Autoencoder trained on image classification dataset for dimension reduction (e.g. through the
AETrainerclass).A python environment with the following packages installed:
dataeval[torch]ordataeval[all]tabulate
Setting up#
Let’s import the required libraries needed to set up a minimal working example
import math
import matplotlib.pyplot as plt # type: ignore
import numpy as np
import torch
import torch.nn as nn
from sklearn.manifold import TSNE # type: ignore
from dataeval._internal.datasets import MNIST
from dataeval.metrics.bias import coverage
Load the data#
We will use the MNIST dataset from torchvision for this tutorial on coverage.
# We train a 10-d autoencoder on MNIST data for 1000 epochs with batch size 128
num_epochs = 1000
batch_size = 128
# Set seeds
torch.manual_seed(14)
# MNIST with mean 0 unit variance
trainset = MNIST(
root="./data",
train=True,
download=True,
size=2000,
unit_interval=True,
dtype=np.float32,
channels="channels_first",
normalize=(0.1307, 0.3081),
)
dataloader = torch.utils.data.DataLoader(trainset, batch_size=batch_size, shuffle=True, num_workers=4)
Files already downloaded and verified
In this tutorial, we will use an autoencoder to reduce the dimension of the MNIST images.

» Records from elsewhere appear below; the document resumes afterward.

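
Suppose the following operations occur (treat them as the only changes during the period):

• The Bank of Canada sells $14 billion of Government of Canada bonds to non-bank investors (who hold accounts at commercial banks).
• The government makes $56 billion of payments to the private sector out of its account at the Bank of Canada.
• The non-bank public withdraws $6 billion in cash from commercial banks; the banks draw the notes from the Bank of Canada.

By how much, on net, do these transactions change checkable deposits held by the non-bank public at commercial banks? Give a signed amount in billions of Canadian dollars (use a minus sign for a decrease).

Asset sale (to non-banks) $14 billion: non-bank counterparties' bank balances fall → −$14B.
Government spending $56 billion: non-bank counterparties' bank balances rise → +$56B.
Currency withdrawal $6 billion: non-bank counterparties' bank balances fall → −$6B.
Net: −14 + 56 − 6 = +$36 billion.

+$36 billion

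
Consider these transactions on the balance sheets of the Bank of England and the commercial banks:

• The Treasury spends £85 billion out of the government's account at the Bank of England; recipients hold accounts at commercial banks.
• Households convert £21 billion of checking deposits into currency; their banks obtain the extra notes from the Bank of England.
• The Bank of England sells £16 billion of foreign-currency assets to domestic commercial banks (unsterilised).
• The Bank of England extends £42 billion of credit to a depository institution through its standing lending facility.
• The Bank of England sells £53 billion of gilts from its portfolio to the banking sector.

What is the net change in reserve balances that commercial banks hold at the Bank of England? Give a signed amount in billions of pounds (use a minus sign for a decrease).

+£37 billion

Government spending £85 billion: government payments flow into bank reserve accounts → +£85B.
Currency withdrawal £21 billion: banks swap reserves for currency → −£21B.
FX sale £16 billion: the buying banks pay out of their reserve balances → −£16B.
Discount-window loan £42 billion: the loan is credited to the bank's reserve account → +£42B.
OMO sale (to banks) £53 billion: the buying banks pay out of their reserve balances → −£53B.
Net: 85 − 21 − 16 + 42 − 53 = +£37 billion.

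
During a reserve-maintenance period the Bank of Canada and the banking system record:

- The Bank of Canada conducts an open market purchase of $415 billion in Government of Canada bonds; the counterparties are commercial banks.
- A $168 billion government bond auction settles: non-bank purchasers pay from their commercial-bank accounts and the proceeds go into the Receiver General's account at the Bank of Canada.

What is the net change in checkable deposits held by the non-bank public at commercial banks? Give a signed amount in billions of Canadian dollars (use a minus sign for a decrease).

-$168 billion

OMO purchase (from banks) $415 billion: the counterparty is a bank, so public deposits are unchanged → 0.
Government account inflow $168 billion: non-bank counterparties' bank balances fall → −$168B.
Net: 0 − 168 = -$168 billion.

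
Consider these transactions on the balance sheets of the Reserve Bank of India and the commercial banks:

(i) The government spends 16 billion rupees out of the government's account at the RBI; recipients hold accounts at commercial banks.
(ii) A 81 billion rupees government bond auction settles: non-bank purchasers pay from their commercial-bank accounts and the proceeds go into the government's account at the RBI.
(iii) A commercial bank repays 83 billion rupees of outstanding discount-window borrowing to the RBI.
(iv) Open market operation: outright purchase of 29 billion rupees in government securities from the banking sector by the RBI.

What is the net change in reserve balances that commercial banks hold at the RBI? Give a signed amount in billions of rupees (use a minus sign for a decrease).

-119 billion

RBI balance sheet:
  Assets:      Securities +29B, Loans to banks −83B
  Liabilities: Bank reserves −119B, Government deposits +65B
So the change in reserve balances that commercial banks hold at the RBI is -119 billion.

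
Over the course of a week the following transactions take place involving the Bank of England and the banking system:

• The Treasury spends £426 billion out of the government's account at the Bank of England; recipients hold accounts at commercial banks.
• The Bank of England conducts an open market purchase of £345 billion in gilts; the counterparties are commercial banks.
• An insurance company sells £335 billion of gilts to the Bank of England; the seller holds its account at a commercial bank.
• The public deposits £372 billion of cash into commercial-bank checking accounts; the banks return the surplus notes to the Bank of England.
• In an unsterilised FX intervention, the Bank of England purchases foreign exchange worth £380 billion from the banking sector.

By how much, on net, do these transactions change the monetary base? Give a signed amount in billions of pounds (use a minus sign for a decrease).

+£1486 billion

Bank of England balance sheet:
  Assets:      Securities +£680B, Foreign assets +£380B
  Liabilities: Bank reserves +£1858B, Currency in circulation −£372B, Government deposits −£426B
Monetary base = currency + reserves: −£372B + (+£1858B) = +£1486 billion.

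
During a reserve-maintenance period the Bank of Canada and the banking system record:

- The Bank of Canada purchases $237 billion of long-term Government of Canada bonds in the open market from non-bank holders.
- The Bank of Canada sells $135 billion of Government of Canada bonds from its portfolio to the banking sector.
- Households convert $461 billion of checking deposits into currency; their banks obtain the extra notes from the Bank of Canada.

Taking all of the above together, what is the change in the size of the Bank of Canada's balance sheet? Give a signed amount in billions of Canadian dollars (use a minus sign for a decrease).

Asset purchase (from non-banks) $237 billion: a Bank of Canada asset is acquired → +$237B.
OMO sale (to banks) $135 billion: a Bank of Canada asset is shed → −$135B.
Currency withdrawal $461 billion: only the composition of liabilities changes → 0.
Net: 237 − 135 + 0 = +$102 billion.

+$102 billion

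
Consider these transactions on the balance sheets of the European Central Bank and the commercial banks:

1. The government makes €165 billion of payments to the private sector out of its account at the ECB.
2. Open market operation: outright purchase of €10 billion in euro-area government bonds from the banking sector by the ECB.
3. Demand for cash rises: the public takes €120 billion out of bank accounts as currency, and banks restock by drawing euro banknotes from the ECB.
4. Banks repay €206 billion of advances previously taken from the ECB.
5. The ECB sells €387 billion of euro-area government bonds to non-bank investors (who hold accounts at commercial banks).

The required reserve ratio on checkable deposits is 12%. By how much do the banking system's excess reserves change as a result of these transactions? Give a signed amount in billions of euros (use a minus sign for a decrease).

-€496.96 billion

Government spending €165 billion: reserves +€165B, deposits +€165B.
OMO purchase (from banks) €10 billion: reserves +€10B, deposits 0.
Currency withdrawal €120 billion: reserves −€120B, deposits −€120B.
Discount-window repayment €206 billion: reserves −€206B, deposits 0.
Asset sale (to non-banks) €387 billion: reserves −€387B, deposits −€387B.
Totals: Δreserves = −€538B, Δdeposits = −€342B.
Δrequired reserves = 12% × −€342B = −€41.04B.
Δexcess reserves = Δreserves − Δrequired = −€538B − (−€41.04B) = -€496.96 billion.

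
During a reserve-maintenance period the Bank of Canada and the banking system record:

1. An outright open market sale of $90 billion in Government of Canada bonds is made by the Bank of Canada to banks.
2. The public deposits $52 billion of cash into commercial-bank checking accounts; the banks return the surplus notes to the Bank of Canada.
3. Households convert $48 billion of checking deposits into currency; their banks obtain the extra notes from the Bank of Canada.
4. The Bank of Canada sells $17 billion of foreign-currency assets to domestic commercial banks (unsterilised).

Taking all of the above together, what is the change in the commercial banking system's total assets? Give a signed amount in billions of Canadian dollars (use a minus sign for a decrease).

Bank of Canada balance sheet:
  Assets:      Securities −$90B, Foreign assets −$17B
  Liabilities: Bank reserves −$103B, Currency in circulation −$4B
Commercial banking system:
  Assets:      Reserves at CB −$103B, Securities +$90B, Foreign assets +$17B
  Liabilities: Checkable deposits +$4B
Change in total bank assets = +$4 billion.

+$4 billion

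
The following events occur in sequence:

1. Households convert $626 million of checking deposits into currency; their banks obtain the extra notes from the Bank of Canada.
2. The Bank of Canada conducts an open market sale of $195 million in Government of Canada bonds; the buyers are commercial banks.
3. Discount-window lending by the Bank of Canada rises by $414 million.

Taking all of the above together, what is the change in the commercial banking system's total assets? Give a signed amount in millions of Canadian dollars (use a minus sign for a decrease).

Currency withdrawal $626 million: bank balance sheets shrink → −$626M.
OMO sale (to banks) $195 million: just an asset swap on bank balance sheets → 0.
Discount-window loan $414 million: bank balance sheets expand → +$414M.
Net: −626 + 0 + 414 = -$212 million.

-$212 million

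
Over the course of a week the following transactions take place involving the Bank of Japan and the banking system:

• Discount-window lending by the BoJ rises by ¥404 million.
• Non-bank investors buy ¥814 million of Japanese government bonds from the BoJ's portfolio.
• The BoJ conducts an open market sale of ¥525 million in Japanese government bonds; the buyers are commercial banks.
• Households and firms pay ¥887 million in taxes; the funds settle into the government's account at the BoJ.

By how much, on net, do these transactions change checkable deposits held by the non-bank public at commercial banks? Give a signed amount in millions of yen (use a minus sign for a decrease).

-¥1701 million

BoJ balance sheet:
  Assets:      Securities −¥1339M, Loans to banks +¥404M
  Liabilities: Bank reserves −¥1822M, Government deposits +¥887M
Commercial banking system:
  Assets:      Reserves at CB −¥1822M, Securities +¥525M
  Liabilities: Checkable deposits −¥1701M, Borrowings from CB +¥404M
So the change in checkable deposits held by the non-bank public at commercial banks is -¥1701 million.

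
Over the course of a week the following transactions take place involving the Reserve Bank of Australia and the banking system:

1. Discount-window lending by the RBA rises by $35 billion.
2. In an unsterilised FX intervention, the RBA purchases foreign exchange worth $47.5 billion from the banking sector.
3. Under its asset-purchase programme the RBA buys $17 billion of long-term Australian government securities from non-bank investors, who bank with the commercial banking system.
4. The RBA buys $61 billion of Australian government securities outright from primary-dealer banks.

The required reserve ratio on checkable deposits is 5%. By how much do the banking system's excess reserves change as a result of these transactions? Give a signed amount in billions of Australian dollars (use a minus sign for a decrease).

Discount-window loan $35 billion: reserves +$35B, deposits 0.
FX purchase $47.5 billion: reserves +$47.5B, deposits 0.
Asset purchase (from non-banks) $17 billion: reserves +$17B, deposits +$17B.
OMO purchase (from banks) $61 billion: reserves +$61B, deposits 0.
Totals: Δreserves = +$160.5B, Δdeposits = +$17B.
Δrequired reserves = 5% × +$17B = +$0.85B.
Δexcess reserves = Δreserves − Δrequired = +$160.5B − (+$0.85B) = +$159.65 billion.

+$159.65 billion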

# Define model architecture
class Autoencoder(nn.Module):
def __init__(self):
super().__init__()
self.encoder = nn.Sequential(
# 28 x 28
nn.Conv2d(1, 4, kernel_size=5),
# 4 x 24 x 24
nn.ReLU(True),
nn.Conv2d(4, 8, kernel_size=5),
nn.ReLU(True),
# 8 x 20 x 20 = 3200
nn.Flatten(),
nn.Linear(3200, 10),
# 10
nn.Sigmoid(),
)
self.decoder = nn.Sequential(
# 10
nn.Linear(10, 400),
# 400
nn.ReLU(True),
nn.Linear(400, 4000),
# 4000
nn.ReLU(True),
nn.Unflatten(1, (10, 20, 20)),
# 10 x 20 x 20
nn.ConvTranspose2d(10, 10, kernel_size=5),
# 24 x 24
nn.ConvTranspose2d(10, 1, kernel_size=5),
# 28 x 28
nn.Sigmoid(),
)
def forward(self, x):
x = self.encoder(x)
x = self.decoder(x)
return x
def encode(self, x):
x = self.encoder(x)
return x
For computational reasons, we will simply load the trained autoencoder. See the how-to How to create image embeddings with an autoencoder for more information on how to train an autoencoder.

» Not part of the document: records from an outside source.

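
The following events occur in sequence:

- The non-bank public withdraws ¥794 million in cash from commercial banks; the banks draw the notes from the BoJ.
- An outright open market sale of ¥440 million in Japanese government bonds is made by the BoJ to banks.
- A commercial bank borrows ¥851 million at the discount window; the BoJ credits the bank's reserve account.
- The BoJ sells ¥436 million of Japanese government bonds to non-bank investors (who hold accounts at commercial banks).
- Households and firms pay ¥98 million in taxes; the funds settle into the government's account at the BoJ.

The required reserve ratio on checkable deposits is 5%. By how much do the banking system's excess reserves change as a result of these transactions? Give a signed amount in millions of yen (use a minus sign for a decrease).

Currency withdrawal ¥794 million: reserves −¥794M, deposits −¥794M.
OMO sale (to banks) ¥440 million: reserves −¥440M, deposits 0.
Discount-window loan ¥851 million: reserves +¥851M, deposits 0.
Asset sale (to non-banks) ¥436 million: reserves −¥436M, deposits −¥436M.
Government account inflow ¥98 million: reserves −¥98M, deposits −¥98M.
Totals: Δreserves = −¥917M, Δdeposits = −¥1328M.
Δrequired reserves = 5% × −¥1328M = −¥66.4M.
Δexcess reserves = Δreserves − Δrequired = −¥917M − (−¥66.4M) = -¥850.6 million.

-¥850.6 million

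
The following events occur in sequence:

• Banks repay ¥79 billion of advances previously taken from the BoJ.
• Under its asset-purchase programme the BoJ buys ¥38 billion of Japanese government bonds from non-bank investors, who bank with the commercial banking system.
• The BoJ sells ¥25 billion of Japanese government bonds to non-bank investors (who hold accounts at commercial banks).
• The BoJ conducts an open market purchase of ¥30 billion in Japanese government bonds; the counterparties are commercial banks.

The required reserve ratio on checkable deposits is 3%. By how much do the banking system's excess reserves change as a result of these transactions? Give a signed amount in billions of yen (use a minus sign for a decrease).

-¥36.39 billion

Discount-window repayment ¥79 billion: reserves −¥79B, deposits 0.
Asset purchase (from non-banks) ¥38 billion: reserves +¥38B, deposits +¥38B.
Asset sale (to non-banks) ¥25 billion: reserves −¥25B, deposits −¥25B.
OMO purchase (from banks) ¥30 billion: reserves +¥30B, deposits 0.
Totals: Δreserves = −¥36B, Δdeposits = +¥13B.
Δrequired reserves = 3% × +¥13B = +¥0.39B.
Δexcess reserves = Δreserves − Δrequired = −¥36B − (+¥0.39B) = -¥36.39 billion.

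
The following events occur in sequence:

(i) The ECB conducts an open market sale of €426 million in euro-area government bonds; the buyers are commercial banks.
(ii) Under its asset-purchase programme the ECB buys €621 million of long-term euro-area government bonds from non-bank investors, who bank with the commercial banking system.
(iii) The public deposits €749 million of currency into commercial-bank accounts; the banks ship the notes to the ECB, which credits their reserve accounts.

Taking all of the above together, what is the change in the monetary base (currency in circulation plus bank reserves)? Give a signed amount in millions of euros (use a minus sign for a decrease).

OMO sale (to banks) €426 million: ECB balance sheet contracts → −€426M.
Asset purchase (from non-banks) €621 million: ECB balance sheet expands → +€621M.
Currency deposit €749 million: just a shift between currency and reserves — both are base money → 0.
Net: −426 + 621 + 0 = +€195 million.

+€195 million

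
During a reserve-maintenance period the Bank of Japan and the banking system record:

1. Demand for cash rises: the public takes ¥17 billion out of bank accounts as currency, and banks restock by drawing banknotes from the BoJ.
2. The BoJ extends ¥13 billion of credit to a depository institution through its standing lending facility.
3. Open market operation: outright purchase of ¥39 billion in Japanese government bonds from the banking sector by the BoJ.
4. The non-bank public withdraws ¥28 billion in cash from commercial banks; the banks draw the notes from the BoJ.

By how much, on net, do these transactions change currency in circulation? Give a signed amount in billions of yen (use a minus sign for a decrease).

+¥45 billion

BoJ balance sheet:
  Assets:      Securities +¥39B, Loans to banks +¥13B
  Liabilities: Bank reserves +¥7B, Currency in circulation +¥45B
So the change in currency in circulation is +¥45 billion.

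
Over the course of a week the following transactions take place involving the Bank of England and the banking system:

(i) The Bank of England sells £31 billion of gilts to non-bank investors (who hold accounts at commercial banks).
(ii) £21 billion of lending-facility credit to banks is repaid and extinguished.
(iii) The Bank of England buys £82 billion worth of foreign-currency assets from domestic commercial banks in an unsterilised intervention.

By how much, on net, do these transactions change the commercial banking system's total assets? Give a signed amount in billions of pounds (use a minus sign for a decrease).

Asset sale (to non-banks) £31 billion: bank balance sheets shrink → −£31B.
Discount-window repayment £21 billion: bank balance sheets shrink → −£21B.
FX purchase £82 billion: just an asset swap on bank balance sheets → 0.
Net: −31 − 21 + 0 = -£52 billion.

-£52 billion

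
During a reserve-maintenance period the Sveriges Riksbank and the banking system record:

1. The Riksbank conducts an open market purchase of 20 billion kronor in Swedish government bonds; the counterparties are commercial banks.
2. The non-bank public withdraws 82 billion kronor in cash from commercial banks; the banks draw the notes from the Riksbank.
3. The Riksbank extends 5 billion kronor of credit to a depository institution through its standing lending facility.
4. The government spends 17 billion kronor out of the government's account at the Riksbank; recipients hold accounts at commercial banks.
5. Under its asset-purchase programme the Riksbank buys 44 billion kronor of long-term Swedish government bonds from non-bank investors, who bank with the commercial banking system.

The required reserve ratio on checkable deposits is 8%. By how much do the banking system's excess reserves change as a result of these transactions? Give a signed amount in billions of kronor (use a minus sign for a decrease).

OMO purchase (from banks) 20 billion kronor: reserves +20B, deposits 0.
Currency withdrawal 82 billion kronor: reserves −82B, deposits −82B.
Discount-window loan 5 billion kronor: reserves +5B, deposits 0.
Government spending 17 billion kronor: reserves +17B, deposits +17B.
Asset purchase (from non-banks) 44 billion kronor: reserves +44B, deposits +44B.
Totals: Δreserves = +4B, Δdeposits = −21B.
Δrequired reserves = 8% × −21B = −1.68B.
Δexcess reserves = Δreserves − Δrequired = +4B − (−1.68B) = +5.68 billion.

+5.68 billion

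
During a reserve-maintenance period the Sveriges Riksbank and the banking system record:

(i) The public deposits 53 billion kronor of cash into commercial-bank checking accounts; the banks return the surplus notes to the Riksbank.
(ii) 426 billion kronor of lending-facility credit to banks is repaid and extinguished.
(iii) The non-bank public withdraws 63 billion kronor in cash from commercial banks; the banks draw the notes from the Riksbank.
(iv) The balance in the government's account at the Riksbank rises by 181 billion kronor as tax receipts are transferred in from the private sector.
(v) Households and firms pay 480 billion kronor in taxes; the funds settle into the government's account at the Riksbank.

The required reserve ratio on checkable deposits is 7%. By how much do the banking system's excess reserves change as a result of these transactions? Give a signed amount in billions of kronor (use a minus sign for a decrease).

-1050.03 billion

Currency deposit 53 billion kronor: reserves +53B, deposits +53B.
Discount-window repayment 426 billion kronor: reserves −426B, deposits 0.
Currency withdrawal 63 billion kronor: reserves −63B, deposits −63B.
Government account inflow 181 billion kronor: reserves −181B, deposits −181B.
Government account inflow 480 billion kronor: reserves −480B, deposits −480B.
Totals: Δreserves = −1097B, Δdeposits = −671B.
Δrequired reserves = 7% × −671B = −46.97B.
Δexcess reserves = Δreserves − Δrequired = −1097B − (−46.97B) = -1050.03 billion.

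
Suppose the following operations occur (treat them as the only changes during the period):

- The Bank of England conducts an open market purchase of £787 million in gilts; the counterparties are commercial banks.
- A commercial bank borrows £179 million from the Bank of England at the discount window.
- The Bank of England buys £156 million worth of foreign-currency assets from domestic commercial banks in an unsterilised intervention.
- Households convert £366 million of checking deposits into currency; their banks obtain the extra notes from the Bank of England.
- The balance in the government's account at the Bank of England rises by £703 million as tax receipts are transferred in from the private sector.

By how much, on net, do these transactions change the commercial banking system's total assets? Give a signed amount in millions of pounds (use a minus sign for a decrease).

OMO purchase (from banks) £787 million: just an asset swap on bank balance sheets → 0.
Discount-window loan £179 million: bank balance sheets expand → +£179M.
FX purchase £156 million: just an asset swap on bank balance sheets → 0.
Currency withdrawal £366 million: bank balance sheets shrink → −£366M.
Government account inflow £703 million: bank balance sheets shrink → −£703M.
Net: 0 + 179 + 0 − 366 − 703 = -£890 million.

-£890 million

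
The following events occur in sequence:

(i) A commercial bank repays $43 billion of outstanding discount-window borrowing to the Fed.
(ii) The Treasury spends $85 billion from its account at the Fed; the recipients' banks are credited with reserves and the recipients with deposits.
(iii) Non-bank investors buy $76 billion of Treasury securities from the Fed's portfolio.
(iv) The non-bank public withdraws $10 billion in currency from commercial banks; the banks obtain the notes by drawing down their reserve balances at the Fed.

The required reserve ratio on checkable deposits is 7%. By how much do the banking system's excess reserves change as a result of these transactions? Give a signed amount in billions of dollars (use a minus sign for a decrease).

-$43.93 billion

Discount-window repayment $43 billion: reserves −$43B, deposits 0.
Government spending $85 billion: reserves +$85B, deposits +$85B.
Asset sale (to non-banks) $76 billion: reserves −$76B, deposits −$76B.
Currency withdrawal $10 billion: reserves −$10B, deposits −$10B.
Totals: Δreserves = −$44B, Δdeposits = −$1B.
Δrequired reserves = 7% × −$1B = −$0.07B.
Δexcess reserves = Δreserves − Δrequired = −$44B − (−$0.07B) = -$43.93 billion.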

sd = torch.load("models/ae")
model = Autoencoder()
model.load_state_dict(sd)
<All keys matched successfully>
# Get images to predict on and predict
pred = trainset.data
label = trainset.targets
mod_preds = model.encode(torch.tensor(pred)).detach().numpy()

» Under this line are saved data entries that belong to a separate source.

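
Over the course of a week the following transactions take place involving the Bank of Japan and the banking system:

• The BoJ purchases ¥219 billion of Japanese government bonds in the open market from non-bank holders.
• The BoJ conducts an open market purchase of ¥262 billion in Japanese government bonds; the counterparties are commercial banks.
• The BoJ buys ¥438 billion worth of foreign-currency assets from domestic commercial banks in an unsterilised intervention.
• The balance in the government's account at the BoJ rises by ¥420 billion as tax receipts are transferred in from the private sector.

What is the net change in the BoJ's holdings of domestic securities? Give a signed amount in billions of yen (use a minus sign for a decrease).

+¥481 billion

BoJ balance sheet:
  Assets:      Securities +¥481B, Foreign assets +¥438B
  Liabilities: Bank reserves +¥499B, Government deposits +¥420B
Commercial banking system:
  Assets:      Reserves at CB +¥499B, Securities −¥262B, Foreign assets −¥438B
  Liabilities: Checkable deposits −¥201B
So the change in the BoJ's holdings of domestic securities is +¥481 billion.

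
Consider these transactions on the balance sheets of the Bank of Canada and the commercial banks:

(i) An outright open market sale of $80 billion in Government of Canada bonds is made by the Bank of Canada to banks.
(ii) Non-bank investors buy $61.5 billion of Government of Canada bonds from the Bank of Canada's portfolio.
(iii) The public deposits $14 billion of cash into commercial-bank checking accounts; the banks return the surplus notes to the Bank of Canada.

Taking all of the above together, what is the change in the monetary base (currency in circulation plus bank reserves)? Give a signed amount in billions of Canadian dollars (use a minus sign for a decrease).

-$141.5 billion

OMO sale (to banks) $80 billion: Bank of Canada balance sheet contracts → −$80B.
Asset sale (to non-banks) $61.5 billion: Bank of Canada balance sheet contracts → −$61.5B.
Currency deposit $14 billion: just a shift between currency and reserves — both are base money → 0.
Net: −80 − 61.5 + 0 = -$141.5 billion.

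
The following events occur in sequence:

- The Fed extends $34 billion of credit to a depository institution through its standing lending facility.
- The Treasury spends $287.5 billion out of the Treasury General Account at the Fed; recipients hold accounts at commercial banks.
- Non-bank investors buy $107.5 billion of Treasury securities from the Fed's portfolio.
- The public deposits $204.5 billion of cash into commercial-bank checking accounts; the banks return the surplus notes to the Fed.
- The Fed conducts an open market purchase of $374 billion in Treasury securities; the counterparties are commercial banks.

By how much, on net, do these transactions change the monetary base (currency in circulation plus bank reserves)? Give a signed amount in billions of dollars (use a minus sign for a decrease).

+$588 billion

Fed balance sheet:
  Assets:      Securities +$266.5B, Loans to banks +$34B
  Liabilities: Bank reserves +$792.5B, Currency in circulation −$204.5B, Government deposits −$287.5B
Monetary base = currency + reserves: −$204.5B + (+$792.5B) = +$588 billion.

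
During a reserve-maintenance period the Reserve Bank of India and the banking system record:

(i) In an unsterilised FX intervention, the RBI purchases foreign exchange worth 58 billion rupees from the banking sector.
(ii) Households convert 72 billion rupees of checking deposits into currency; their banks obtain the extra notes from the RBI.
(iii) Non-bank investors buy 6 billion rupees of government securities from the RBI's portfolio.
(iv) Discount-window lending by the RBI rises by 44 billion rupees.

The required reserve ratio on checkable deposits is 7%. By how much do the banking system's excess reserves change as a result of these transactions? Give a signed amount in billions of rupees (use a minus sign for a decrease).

FX purchase 58 billion rupees: reserves +58B, deposits 0.
Currency withdrawal 72 billion rupees: reserves −72B, deposits −72B.
Asset sale (to non-banks) 6 billion rupees: reserves −6B, deposits −6B.
Discount-window loan 44 billion rupees: reserves +44B, deposits 0.
Totals: Δreserves = +24B, Δdeposits = −78B.
Δrequired reserves = 7% × −78B = −5.46B.
Δexcess reserves = Δreserves − Δrequired = +24B − (−5.46B) = +29.46 billion.

+29.46 billion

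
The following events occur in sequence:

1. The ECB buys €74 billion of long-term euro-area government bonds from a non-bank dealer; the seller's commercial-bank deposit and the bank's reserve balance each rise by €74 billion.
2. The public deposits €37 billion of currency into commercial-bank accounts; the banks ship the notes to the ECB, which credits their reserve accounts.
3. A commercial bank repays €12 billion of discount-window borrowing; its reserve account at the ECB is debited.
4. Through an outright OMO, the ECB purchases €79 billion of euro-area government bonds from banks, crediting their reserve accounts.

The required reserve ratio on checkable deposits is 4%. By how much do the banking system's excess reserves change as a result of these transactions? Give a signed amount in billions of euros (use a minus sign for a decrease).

Asset purchase (from non-banks) €74 billion: reserves +€74B, deposits +€74B.
Currency deposit €37 billion: reserves +€37B, deposits +€37B.
Discount-window repayment €12 billion: reserves −€12B, deposits 0.
OMO purchase (from banks) €79 billion: reserves +€79B, deposits 0.
Totals: Δreserves = +€178B, Δdeposits = +€111B.
Δrequired reserves = 4% × +€111B = +€4.44B.
Δexcess reserves = Δreserves − Δrequired = +€178B − (+€4.44B) = +€173.56 billion.

+€173.56 billion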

To visualize the encodings, we will use TSNE on them to view separation.
# Visualize 10d as 2d with TSNE
tsne = TSNE(n_components=2)
red_dim = tsne.fit_transform(mod_preds)
# Plot results with color being label
fig, ax = plt.subplots()
scatter = ax.scatter(
x=red_dim[:, 0],
y=red_dim[:, 1],
c=label,
label=label,
)
ax.legend(*scatter.legend_elements(), loc="upper right", ncols=2)
plt.show()
Some good separation, but you can see a few images in the “gaps”. This could be an artifact of dimension reduction, or suggest that we have poor coverage for some covariates.
# Way to calculate data-agnostic radius (probably don't want to do this)
k = 20
n = 2000
d = 10
rho = (1 / math.sqrt(math.pi)) * ((4 * 20 * math.gamma(d / 2 + 1)) / (n)) ** (1 / d)
# Way to calculate data-adaptive radius (most extreme 1% are uncovered)
percent = 0.01
cutoff = int(n * percent)
# Use data adaptive cutoff
cvrg = coverage(mod_preds, radius_type="adaptive")
# Plot the least covered 0.5%
f, axs = plt.subplots(4, 4)
axs = axs.flatten()
for count, i in enumerate(axs):
i.imshow(np.squeeze(pred[cvrg.indices[count]]), cmap="gray")
The Coverage tool identified that in this set of 2000 images, there is potential under-coverage when it comes to wonky/ crossed 7s.
Other digits have some undercovered instances, but could be they are just outliers.
More investigation into outlier status is needed, see How to identify outliers and/or anomalies in a dataset for more info.